After the conclusion of four deadly months in the conflict, both sides seemed to be willing to achieve progress, and the Turkish secret services began negotiations with Ocalan. Hoping to get the group to disarm, Ocalan was jailed in Turkey. Although unconfirmed, they are believed to have come to an agreement.

Bulent Arinc, Turkey’s government spokesman, offered his condolences and has condemned the attack. Ruling party deputy chairman, Huseyin Celik, claimed the attacks were the result of “an internal feud ” within the PKK and that they were an attempt at derailing the recent negotiations.

This theory was not shared by many protesters at the scene this morning – many of them were Diaspora Kurds and shouted “Turkey, assassin!” Human Rights Watch has criticized the Turkish State for the summary execution of PKK activists, but all cases were confined to Turkey.
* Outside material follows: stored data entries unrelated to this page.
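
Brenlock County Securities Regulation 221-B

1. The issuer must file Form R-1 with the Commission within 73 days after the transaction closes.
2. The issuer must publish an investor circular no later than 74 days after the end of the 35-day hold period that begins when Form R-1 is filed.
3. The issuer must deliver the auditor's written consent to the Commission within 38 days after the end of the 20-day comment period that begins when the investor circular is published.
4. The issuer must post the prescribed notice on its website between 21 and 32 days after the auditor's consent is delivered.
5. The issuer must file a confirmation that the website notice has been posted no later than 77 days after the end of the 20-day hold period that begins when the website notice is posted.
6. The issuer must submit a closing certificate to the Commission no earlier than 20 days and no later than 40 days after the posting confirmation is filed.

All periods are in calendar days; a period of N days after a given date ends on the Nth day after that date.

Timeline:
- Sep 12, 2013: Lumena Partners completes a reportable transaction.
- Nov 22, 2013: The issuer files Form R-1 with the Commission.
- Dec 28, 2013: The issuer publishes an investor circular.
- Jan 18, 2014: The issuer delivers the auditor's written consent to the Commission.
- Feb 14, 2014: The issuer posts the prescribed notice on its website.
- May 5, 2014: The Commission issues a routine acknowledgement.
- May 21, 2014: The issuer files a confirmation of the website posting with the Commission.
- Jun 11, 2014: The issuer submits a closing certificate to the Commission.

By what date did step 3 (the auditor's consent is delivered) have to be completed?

The investor circular is published on Dec 28, 2013; the 20-day comment period therefore ends Jan 17, 2014, and step 3 runs from that date. 38 days after Jan 17, 2014 is Feb 24, 2014.

Feb 24, 2014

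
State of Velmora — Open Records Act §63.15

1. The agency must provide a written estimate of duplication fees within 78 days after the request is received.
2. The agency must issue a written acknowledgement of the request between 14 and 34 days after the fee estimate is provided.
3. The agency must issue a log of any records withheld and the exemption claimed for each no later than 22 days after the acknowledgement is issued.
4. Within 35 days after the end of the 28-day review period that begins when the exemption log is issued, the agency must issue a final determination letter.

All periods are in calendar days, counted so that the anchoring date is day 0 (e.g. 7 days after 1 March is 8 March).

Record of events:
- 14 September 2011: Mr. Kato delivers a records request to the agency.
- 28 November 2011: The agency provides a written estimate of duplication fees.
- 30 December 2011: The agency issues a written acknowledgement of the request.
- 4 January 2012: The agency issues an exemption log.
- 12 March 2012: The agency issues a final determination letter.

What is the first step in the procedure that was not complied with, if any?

Step 4

Step 1 — counting 78 days from 14 September 2011 (when the request is received) gives a deadline of 1 December 2011; 28 November 2011 is within that limit.
Step 2 — 14 and 34 days from 28 November 2011 (when the fee estimate is provided) are 12 December 2011 and 1 January 2012 respectively; 30 December 2011 falls inside that range.
Step 3 — counting 22 days from 30 December 2011 (when the acknowledgement is issued) gives a deadline of 21 January 2012; 4 January 2012 is within that limit.
Step 4 — counting 35 days from 1 February 2012 (end of the 28-day review period, which began when the exemption log is issued on 4 January 2012) gives a deadline of 7 March 2012; done 12 March 2012 — 5 days late.
Later steps need not be reached.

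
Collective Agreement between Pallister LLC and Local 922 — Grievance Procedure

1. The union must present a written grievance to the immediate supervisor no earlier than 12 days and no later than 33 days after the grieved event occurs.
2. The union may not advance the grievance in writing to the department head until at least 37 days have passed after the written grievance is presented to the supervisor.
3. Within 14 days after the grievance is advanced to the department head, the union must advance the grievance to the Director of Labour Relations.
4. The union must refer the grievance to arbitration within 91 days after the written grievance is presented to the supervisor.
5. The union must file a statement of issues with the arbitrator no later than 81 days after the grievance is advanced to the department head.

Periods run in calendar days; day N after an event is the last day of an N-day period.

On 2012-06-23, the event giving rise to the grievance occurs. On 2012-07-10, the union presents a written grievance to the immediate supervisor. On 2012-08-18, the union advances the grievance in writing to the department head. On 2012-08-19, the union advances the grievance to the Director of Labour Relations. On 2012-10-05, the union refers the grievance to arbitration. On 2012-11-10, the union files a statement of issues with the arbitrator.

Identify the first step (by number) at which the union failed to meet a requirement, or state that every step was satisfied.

Step 5

Step 1: the window is 12–33 days after 2012-06-23 (when the grieved event occurs), so 2012-07-05 through 2012-07-26; 2012-07-10 falls inside that range.
Step 2: the earliest permitted date is 37 days after 2012-07-10 (when the written grievance is presented to the supervisor), i.e. 2012-08-16; done 2012-08-18 — permitted.
Step 3: 14 days after 2012-08-18 (when the grievance is advanced to the department head) is 2012-09-01; done 2012-08-19 — timely.
Step 4: 91 days after 2012-07-10 (when the written grievance is presented to the supervisor) is 2012-10-09; 2012-10-05 is within that limit.
Step 5: 81 days after 2012-08-18 (when the grievance is advanced to the department head) is 2012-11-07; done 2012-11-10 — 3 days late.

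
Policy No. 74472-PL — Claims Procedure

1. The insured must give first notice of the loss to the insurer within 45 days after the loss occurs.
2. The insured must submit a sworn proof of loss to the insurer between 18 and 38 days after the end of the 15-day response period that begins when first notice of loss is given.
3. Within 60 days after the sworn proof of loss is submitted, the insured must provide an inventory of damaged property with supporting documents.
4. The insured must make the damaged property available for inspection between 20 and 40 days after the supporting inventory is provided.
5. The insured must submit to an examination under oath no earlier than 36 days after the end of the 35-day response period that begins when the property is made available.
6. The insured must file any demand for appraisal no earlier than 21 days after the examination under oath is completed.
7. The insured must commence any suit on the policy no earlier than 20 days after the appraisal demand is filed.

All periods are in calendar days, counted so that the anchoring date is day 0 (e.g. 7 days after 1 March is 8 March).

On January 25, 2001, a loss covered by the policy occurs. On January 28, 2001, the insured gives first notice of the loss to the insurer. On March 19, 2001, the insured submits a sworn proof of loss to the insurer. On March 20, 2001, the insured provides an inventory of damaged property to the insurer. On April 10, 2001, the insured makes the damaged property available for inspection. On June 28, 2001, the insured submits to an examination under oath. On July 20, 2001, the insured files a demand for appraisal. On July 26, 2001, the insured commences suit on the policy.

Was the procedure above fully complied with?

No

Step 1 — counting 45 days from January 25, 2001 (when the loss occurs) gives a deadline of March 11, 2001; completed January 28, 2001, before the deadline.
Step 2 — 18 and 38 days from February 12, 2001 (end of the 15-day response period, which began when first notice of loss is given on January 28, 2001) are March 2, 2001 and March 22, 2001 respectively; March 19, 2001 falls inside that range.
Step 3 — counting 60 days from March 19, 2001 (when the sworn proof of loss is submitted) gives a deadline of May 18, 2001; March 20, 2001 is within that limit.
Step 4 — 20 and 40 days from March 20, 2001 (when the supporting inventory is provided) are April 9, 2001 and April 29, 2001 respectively; done April 10, 2001, which is between those dates.
Step 5 — must wait 36 days from May 15, 2001 (end of the 35-day response period, which began when the property is made available on April 10, 2001), so not before June 20, 2001; done June 28, 2001 — permitted.
Step 6 — must wait 21 days from June 28, 2001 (when the examination under oath is completed), so not before July 19, 2001; July 20, 2001 is on or after that date.
Step 7 — must wait 20 days from July 20, 2001 (when the appraisal demand is filed), so not before August 9, 2001; acted on July 26, 2001, 14 days prematurely.
Later steps need not be reached.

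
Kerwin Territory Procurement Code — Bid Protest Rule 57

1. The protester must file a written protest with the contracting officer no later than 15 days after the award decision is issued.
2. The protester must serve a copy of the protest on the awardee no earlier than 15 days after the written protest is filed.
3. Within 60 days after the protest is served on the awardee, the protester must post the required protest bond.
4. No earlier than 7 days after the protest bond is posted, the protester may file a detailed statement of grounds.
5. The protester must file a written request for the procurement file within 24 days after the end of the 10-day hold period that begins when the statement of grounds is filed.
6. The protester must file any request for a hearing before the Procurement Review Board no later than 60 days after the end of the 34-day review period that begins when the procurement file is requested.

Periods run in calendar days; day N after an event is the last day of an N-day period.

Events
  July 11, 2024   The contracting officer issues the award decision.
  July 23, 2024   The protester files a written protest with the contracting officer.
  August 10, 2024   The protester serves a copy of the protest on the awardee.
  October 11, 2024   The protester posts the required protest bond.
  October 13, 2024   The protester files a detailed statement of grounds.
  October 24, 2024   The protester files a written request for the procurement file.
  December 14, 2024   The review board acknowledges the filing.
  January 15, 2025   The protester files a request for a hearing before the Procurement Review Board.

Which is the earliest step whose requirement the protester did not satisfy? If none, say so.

Step 3

(1) due by July 11, 2024 + 15 days = July 26, 2024; done July 23, 2024 — timely.
(2) permitted from July 23, 2024 + 15 days = August 7, 2024 onward; done August 10, 2024 — permitted.
(3) due by August 10, 2024 + 60 days = October 9, 2024; not done until October 11, 2024, 2 days after the deadline.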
Kurds are estimated to make up about 20% of the population of Turkey and the treatment of minorities is a major condition in considering the country’s accession to the EU. If the French police find any State involvement in the killings, the repercussions could hurt an already fragile candidacy for Turkey’s EU membership. Worse, however, would be if the police were to not catch the culprit. The anger of the Kurds is fueled by speculations that could bury the whole cease-fire process with the PKK all-together.